In Table 1, n. s. Means no significant difference.

In contrast, in the stratified analysis, in the high-dose group, the proportion of deletion alleles in the DSP group in the -141C Ins / Del polymorphism (rs1799732) was significantly higher than that in the non-DSP group (χ ² = 5.07, p = 0.032). The results are shown in Table 2. On the other hand, there was no significant difference in the low dose group. In addition, regarding the Taq1A polymorphism (rs18000497), no significant difference was observed between the high dose group and the low dose group.

  Thus, DSP is a secondary pathology caused by an antipsychotic drug, and it is considered that the difference in the dose of the antipsychotic drug affected the result as a confounding factor.

  The above results suggest that the DRD2 gene -141C Ins / Del polymorphism (rs1799732) is involved in DSP formation and that DSP is induced by exposure to high dose antipsychotic treatment.

  That is, it can be predicted that in a patient having the -141C Ins / Del polymorphism (rs1799732), DSP is likely to be formed by overdose of an antipsychotic drug. In patients in which the -141C Ins / Del polymorphism (rs1799732) is detected, the formation of DSP can be prevented by appropriately adjusting the dose of the antipsychotic drug according to symptoms such as the acute phase and the maintenance phase. .

  The present invention provides a method for determining the risk that a patient with psychosis, for example, schizophrenia, will suffer from DSP in the course of treatment, and can be used in the clinical diagnostics industry, reagent industry, and medical equipment industry. .

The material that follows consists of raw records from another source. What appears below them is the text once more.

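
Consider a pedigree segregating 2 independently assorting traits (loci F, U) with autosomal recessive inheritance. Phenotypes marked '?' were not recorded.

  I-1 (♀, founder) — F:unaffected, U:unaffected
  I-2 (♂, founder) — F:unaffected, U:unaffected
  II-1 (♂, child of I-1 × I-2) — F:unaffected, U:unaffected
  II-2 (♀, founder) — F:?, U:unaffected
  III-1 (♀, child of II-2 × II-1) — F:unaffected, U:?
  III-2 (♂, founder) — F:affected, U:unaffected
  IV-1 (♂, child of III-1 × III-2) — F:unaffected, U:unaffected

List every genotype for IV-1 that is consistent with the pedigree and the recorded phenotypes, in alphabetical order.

F/I-1 un ·: FF|Ff
F/I-2 un ·: FF|Ff
F/II-1 un I-1×I-2: FF|Ff
F/II-2 ? ·: FF|Ff|ff
F/III-1 un II-2×II-1: FF|Ff
F/III-2 aff ·: ff
F/IV-1 un III-1×III-2: Ff
⇒ F over [I-1,I-2,II-1,II-2,III-1,III-2,IV-1]: 31 consistent
U/I-1 un ·: UU|Uu
U/I-2 un ·: UU|Uu
U/II-1 un I-1×I-2: UU|Uu
U/II-2 un ·: UU|Uu
U/III-1 ? II-2×II-1: UU|Uu|uu
U/III-2 un ·: UU|Uu
U/IV-1 un III-1×III-2: UU|Uu
⇒ U over [I-1,I-2,II-1,II-2,III-1,III-2,IV-1]: 88 consistent

IV-1 ∈ {Ff UU, Ff Uu}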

SEQ ID NO: 1: Partial genomic base sequence of dopamine D2 receptor gene.
SEQ ID NO: 2: Forward primer for detection of -141C Ins / Del polymorphism of DRD2 gene.
SEQ ID NO: 3: Reverse primer for detection of -141C Ins / Del polymorphism of DRD2 gene

Claims (7)

  Detecting a single nucleotide polymorphism present in the SNP database of the National Center for Biotechnology Information as a rs1799732 polymorphism present in the dopamine D2 receptor gene promoter region in a biological sample of a subject, A method for determining the risk of suffering from dopamine hypersensitive psychosis.   The determination method according to claim 1, wherein when the single nucleotide polymorphism is a deletion polymorphism, it is determined that the risk of suffering from dopamine hypersensitive psychosis is high.   The method comprises detecting the salt single nucleotide polymorphism using a primer set comprising an oligonucleotide consisting of the nucleotide sequence set forth in SEQ ID NO: 2 and an oligonucleotide consisting of the nucleotide sequence set forth in SEQ ID NO: 3. Item 3. The determination method according to Item 2.   The determination method according to any one of claims 1 to 3, wherein the subject is a schizophrenic patient. The determination method according to claim 1, wherein the biological sample is blood.   A reagent kit for determining the risk of suffering from dopamine hypersensitive psychosis, comprising an oligonucleotide consisting of the base sequence set forth in SEQ ID NO: 2 and an oligonucleotide consisting of the base sequence set forth in SEQ ID NO: 3.   Including detecting a polymorphism present in the dopamine D2 receptor gene promoter region in a blood of a schizophrenic patient and registered as rs1799732 in the SNP database of the National Center for Biotechnology Information A method for selecting a dopamine hypersensitive psychotic patient group from a schizophrenic patient group.